Goldhagen's Challenge
Daniel Goldhagen's provocative (and controversial) book, Hitler's Willing Executioners, despite -- no because of -- its simplifications, powerfully raises a question that every moral psychologist should consider: When one's culture, or subculture, embraces a noxious set of values, what resources do ordinary individuals have to discover the immorality of those values?

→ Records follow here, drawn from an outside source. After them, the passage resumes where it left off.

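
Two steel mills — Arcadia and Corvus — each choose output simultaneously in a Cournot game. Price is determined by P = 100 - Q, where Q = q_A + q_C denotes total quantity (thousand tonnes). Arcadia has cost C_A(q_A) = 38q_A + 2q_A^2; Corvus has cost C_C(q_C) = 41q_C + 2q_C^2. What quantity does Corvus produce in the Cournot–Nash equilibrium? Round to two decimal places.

Arcadia's profit: π_A = (100 - Q)q_A - (38q_A + 2q_A²). Setting ∂π_A/∂q_A = 0: 62 - 6q_A - (q_C) = 0.
Corvus's profit: π_C = (100 - Q)q_C - (41q_C + 2q_C²). Setting ∂π_C/∂q_C = 0: 59 - 6q_C - (q_A) = 0.
So q_A = (62 - q_C)/6 and q_C = (59 - q_A)/6.
Substituting one into the other gives q_A = 313/35 and q_C = 292/35.

8.34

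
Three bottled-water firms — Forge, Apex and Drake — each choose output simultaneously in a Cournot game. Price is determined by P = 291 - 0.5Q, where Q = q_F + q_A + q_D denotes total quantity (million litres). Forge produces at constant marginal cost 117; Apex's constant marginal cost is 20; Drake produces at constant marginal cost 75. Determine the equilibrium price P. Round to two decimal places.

125.75

Forge's profit: π_F = (291 - 0.5Q)q_F - (117q_F). Setting ∂π_F/∂q_F = 0: 174 - q_F - (1/2)(q_A + q_D) = 0.
Apex's first-order condition: 271 - q_A - (1/2)(q_F + q_D) = 0.
Drake's first-order condition: 216 - q_D - (1/2)(q_F + q_A) = 0.
Summing all 3 equations gives 661 − 2Q = 0, hence Q = 661/2.
Back-substituting: q_F = (174 − 661/4)/(1/2) = 35/2, q_A = (271 − 661/4)/(1/2) = 423/2, q_D = (216 − 661/4)/(1/2) = 203/2.
Total output Q = 661/2, so price P = 291 - (1/2)·(661/2) = 503/4.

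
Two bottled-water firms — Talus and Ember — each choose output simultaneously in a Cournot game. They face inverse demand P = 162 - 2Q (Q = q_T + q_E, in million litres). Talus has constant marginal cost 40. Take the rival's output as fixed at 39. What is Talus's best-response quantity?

11

With the rival's output fixed at 39, Talus's profit is π_T = (162 - 2·39 - 2q_T)q_T - (40q_T) = (84 - 2q_T)q_T - (40q_T).
∂π_T/∂q_T = 44 - 4q_T = 0, so q_T = 11.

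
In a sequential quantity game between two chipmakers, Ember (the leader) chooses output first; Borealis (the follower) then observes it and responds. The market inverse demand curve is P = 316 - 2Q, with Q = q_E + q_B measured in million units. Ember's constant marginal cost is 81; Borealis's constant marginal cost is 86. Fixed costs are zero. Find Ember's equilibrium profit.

3600

The follower Borealis best-responds to any q_E: π_B = (316 - 2Q)q_B - 86q_B.
∂π_B/∂q_B = 230 - 2q_E - 4q_B = 0 gives the reaction function q_B = (230 - 2q_E)/4.
Ember substitutes q_B(q_E) into its own profit: π_E = q_E(316 - 2q_E - (230 - 2q_E)/2) - 81q_E = (201 - q_E)q_E - 81q_E.
Maximising: ∂π_E/∂q_E = 120 - 2q_E = 0, giving q_E = 60.
Then q_B = (230 - 2·60)/4 = 55/2.
Price P = 316 - 2·(175/2) = 141.
Ember's profit: (141 - 81)·60 = 3600.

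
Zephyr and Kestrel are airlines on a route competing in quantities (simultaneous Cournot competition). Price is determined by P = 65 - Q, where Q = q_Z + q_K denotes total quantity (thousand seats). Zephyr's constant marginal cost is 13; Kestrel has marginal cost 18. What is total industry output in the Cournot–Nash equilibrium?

Zephyr's profit: π_Z = (65 - Q)q_Z - (13q_Z). Setting ∂π_Z/∂q_Z = 0: 52 - 2q_Z - (q_K) = 0.
Kestrel's first-order condition: 47 - 2q_K - (q_Z) = 0.
Rearranging gives the reaction functions q_Z = (52 - q_K)/2 and q_K = (47 - q_Z)/2.
Solving the pair: q_Z = 19, q_K = 14.
Total output Q = 19 + 14 = 33.

33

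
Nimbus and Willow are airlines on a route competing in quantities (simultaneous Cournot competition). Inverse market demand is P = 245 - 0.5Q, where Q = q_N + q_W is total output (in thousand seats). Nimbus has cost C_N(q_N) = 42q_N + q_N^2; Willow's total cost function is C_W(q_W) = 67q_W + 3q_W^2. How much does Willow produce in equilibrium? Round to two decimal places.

Nimbus's profit: π_N = (245 - 0.5Q)q_N - (42q_N + q_N²). Setting ∂π_N/∂q_N = 0: 203 - 3q_N - (1/2)(q_W) = 0.
Willow's first-order condition: 178 - 7q_W - (1/2)(q_N) = 0.
Best responses: q_N = (203 - (1/2)q_W)/3, q_W = (178 - (1/2)q_N)/7.
Solving the pair: q_N = 64.1928, q_W = 1730/83.

20.84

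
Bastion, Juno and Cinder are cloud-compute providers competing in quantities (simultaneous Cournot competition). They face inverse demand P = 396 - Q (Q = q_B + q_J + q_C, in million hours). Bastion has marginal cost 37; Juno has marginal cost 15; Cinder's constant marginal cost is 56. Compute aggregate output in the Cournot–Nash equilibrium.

270

Bastion's profit: π_B = (396 - Q)q_B - (37q_B). Setting ∂π_B/∂q_B = 0: 359 - 2q_B - (q_J + q_C) = 0.
Juno's profit: π_J = (396 - Q)q_J - (15q_J). Setting ∂π_J/∂q_J = 0: 381 - 2q_J - (q_B + q_C) = 0.
Cinder's first-order condition: 340 - 2q_C - (q_B + q_J) = 0.
Adding the 3 first-order conditions: 1080 − 4Q = 0, so Q = 270.
Back-substituting: q_B = (359 − 270) = 89, q_J = (381 − 270) = 111, q_C = (340 − 270) = 70.
Total output Q = 89 + 111 + 70 = 270.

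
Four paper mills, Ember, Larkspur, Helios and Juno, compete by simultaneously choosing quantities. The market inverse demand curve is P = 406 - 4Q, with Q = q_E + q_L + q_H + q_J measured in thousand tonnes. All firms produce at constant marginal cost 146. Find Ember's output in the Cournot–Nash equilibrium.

13

Each firm earns π_i = (406 - 4Q)q_i - 146q_i.
First-order condition (treating rivals' output as given): 260 - 8q_i - 4·Σ_{j≠i} q_j = 0.
With identical firms every q_j equals q_i, so Σ_{j≠i} q_j = 3q_i and 260 = 20q_i, giving q_i = 13.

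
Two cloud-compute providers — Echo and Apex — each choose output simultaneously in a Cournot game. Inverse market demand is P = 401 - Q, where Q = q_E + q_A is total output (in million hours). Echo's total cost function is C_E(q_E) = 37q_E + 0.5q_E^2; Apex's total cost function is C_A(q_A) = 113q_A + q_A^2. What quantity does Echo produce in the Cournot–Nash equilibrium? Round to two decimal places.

106.18

Echo's profit: π_E = (401 - Q)q_E - (37q_E + (1/2)q_E²). Setting ∂π_E/∂q_E = 0: 364 - 3q_E - (q_A) = 0.
Apex's profit: π_A = (401 - Q)q_A - (113q_A + q_A²). Setting ∂π_A/∂q_A = 0: 288 - 4q_A - (q_E) = 0.
Best responses: q_E = (364 - q_A)/3, q_A = (288 - q_E)/4.
Solving the pair: q_E = 1168/11, q_A = 500/11.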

In the early 1940s, Reserve Police Battalion 101, composed of a fairly arbitrary slice of 300 or so ordinary men from northern Germany -- men with no particular commitment to Nazism and little ideological training -- was sent to Poland to kill Jews. They killed thousands of men, women, and children. The two most prominent histories of this event -- Goldhagen's book and Christopher Browning's Ordinary Men -- concur on the basic facts of the case: That these ordinary men committed this slaughter willingly, without threat of severe punishment, and largely without objection. Browning thinks that at least some of the men felt pangs of conscience and remorse; but he concludes this (as Goldhagen points out) largely based on self-exculpatory claims ("well, I didn't want to do it") that these men gave at trial. If we dismiss such self-exculpatory claims, and look at the evidence of the time and the claims made by these men about the feelings of other men, Goldhagen argues, it is very difficult to find signs of genuine remorse or moral disapproval. The men posed for pictures of themselves tormenting Jews; almost none applied for transfer (one who did -- the one clear objector who consistently refused to participate in the genocide -- was actually transferred back to Germany and promoted!); there were plenty of volunteers for "Jew hunts"; etc.

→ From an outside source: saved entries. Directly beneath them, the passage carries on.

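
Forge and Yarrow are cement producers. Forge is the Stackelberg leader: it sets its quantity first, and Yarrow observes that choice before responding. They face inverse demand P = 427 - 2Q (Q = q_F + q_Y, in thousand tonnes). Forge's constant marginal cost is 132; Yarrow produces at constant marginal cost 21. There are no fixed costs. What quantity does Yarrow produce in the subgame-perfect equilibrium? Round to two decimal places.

The follower Yarrow best-responds to any q_F: π_Y = (427 - 2Q)q_Y - 21q_Y.
∂π_Y/∂q_Y = 406 - 2q_F - 4q_Y = 0 gives the reaction function q_Y = (406 - 2q_F)/4.
The leader anticipates this reaction. Substituting into P = 427 - 2Q gives P = 224 - q_F, so π_F = (224 - q_F)q_F - 132q_F.
Maximising: ∂π_F/∂q_F = 92 - 2q_F = 0, giving q_F = 46.
Then q_Y = (406 - 2·46)/4 = 157/2.

78.50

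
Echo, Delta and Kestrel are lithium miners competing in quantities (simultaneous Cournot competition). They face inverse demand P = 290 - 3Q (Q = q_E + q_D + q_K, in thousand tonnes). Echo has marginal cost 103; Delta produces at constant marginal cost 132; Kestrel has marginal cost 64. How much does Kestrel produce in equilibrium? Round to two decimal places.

Echo's profit: π_E = (290 - 3Q)q_E - (103q_E). Setting ∂π_E/∂q_E = 0: 187 - 6q_E - 3(q_D + q_K) = 0.
Delta's first-order condition: 158 - 6q_D - 3(q_E + q_K) = 0.
Kestrel's profit: π_K = (290 - 3Q)q_K - (64q_K). Setting ∂π_K/∂q_K = 0: 226 - 6q_K - 3(q_E + q_D) = 0.
Adding the 3 conditions: 571 − 6Q − 6Q = 0, i.e. Q = 571/12.
Back-substituting: q_E = (187 − 571/4)/3 = 59/4, q_D = (158 − 571/4)/3 = 61/12, q_K = (226 − 571/4)/3 = 111/4.

27.75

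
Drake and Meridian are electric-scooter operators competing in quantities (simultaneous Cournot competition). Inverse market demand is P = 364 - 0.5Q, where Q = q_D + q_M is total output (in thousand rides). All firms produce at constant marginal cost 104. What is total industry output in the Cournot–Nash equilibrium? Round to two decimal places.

A representative firm's profit is π_i = q_i(364 - 0.5Q) - 104q_i.
Setting ∂π_i/∂q_i = 0 with rivals' quantities fixed: 260 - q_i - (1/2)q_j = 0.
By symmetry each firm produces the same amount; substituting q_j = q_i yields q_i = 260/(3/2) = 520/3.
Total output Q = 520/3 + 520/3 = 1040/3.

346.67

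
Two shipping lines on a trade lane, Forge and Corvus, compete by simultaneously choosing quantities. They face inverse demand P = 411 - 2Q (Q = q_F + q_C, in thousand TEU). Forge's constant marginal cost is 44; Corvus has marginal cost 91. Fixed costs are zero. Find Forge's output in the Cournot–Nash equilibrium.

Forge's profit: π_F = (411 - 2Q)q_F - (44q_F). Setting ∂π_F/∂q_F = 0: 367 - 4q_F - 2(q_C) = 0.
Corvus's first-order condition: 320 - 4q_C - 2(q_F) = 0.
Rearranging gives the reaction functions q_F = (367 - 2q_C)/4 and q_C = (320 - 2q_F)/4.
Solving the pair: q_F = 69, q_C = 91/2.

69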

Goldhagen points out that these men were given plenty of time to reflect: They had considerable free time between their genocidal activities. They had furloughs during which they could go home and gain perspective. And given the evident significance of what they were doing, reflection would certainly be natural. Based on their behavior, this reflection seems largely to have confirmed the permissibility, perhaps even praiseworthiness, of the genocide.
I would like to think that reflection tends to lead to moral improvement, to the discovery of right and wrong -- and that it has the power to do so, at least to some degree, even in an environment of noxious values. I'd like to think that an ordinary man, anti-Semitic but not brainwashed, asked to walk into the forest side by side with an innocent Jewish girl then shoot her in the head, could, by reflection, see that what he has been asked to do is gravely morally wrong.
But maybe not. (After all, ethical reflection doesn't seem to help philosophy professors much.)